Even though machine learning AKA ‘deep learning’ / ‘artificial intelligence’ has been around for several decades now, it’s only recently that computing power has become fast enough to do anything useful with the science.

However, to fully understand how a neural network (NN) works, [Dimitris Tassopoulos] has stripped the concept down to pretty much the simplest example possible – a 3 input, 1 output network – and run inference on a number of MCUs, including the humble Arduino Uno.
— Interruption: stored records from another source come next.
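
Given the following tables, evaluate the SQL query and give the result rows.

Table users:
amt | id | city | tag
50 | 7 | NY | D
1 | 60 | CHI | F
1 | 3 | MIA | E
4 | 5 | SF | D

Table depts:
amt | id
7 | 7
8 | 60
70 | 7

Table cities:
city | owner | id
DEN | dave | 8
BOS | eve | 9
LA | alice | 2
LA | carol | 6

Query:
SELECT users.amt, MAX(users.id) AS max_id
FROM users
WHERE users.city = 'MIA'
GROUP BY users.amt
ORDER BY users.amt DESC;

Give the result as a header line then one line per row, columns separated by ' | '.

After WHERE (1 rows):
users.amt | users.id | users.city | users.tag
1 | 3 | MIA | E
After GROUP BY (1 rows):
users.amt | max_id
1 | 3
After ORDER BY (1 rows):
users.amt | max_id
1 | 3

== RESULT ==
users.amt | max_id
1 | 3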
Miraculously, the Uno processed the network in an impressively fast prediction time of 114.4 μsec!

Whilst we did not test the code on an MCU, we just happened to have Jupyter Notebook installed so ran the same code on a Raspberry Pi directly from [Dimitris’s] bitbucket repo.

He explains in the project pages that now that the hype about AI has died down a bit that it’s the right time for engineers to get into the nitty-gritty of the theory and start using some of the ‘tools’ such as Keras, which have now matured into something fairly useful.

In part 2 of the project, we get to see the guts of a more complicated NN with 3-inputs, a hidden layer with 32 nodes and 1-output, which runs on an Uno at a much slower speed of 5600 μsec.

This exploration of ML in the embedded world is NOT ‘high level’ research stuff that tends to be inaccessible and hard to understand. We have covered Machine Learning On Tiny Platforms Like Raspberry Pi And Arduino before, but not with such an easy and thoroughly practical example.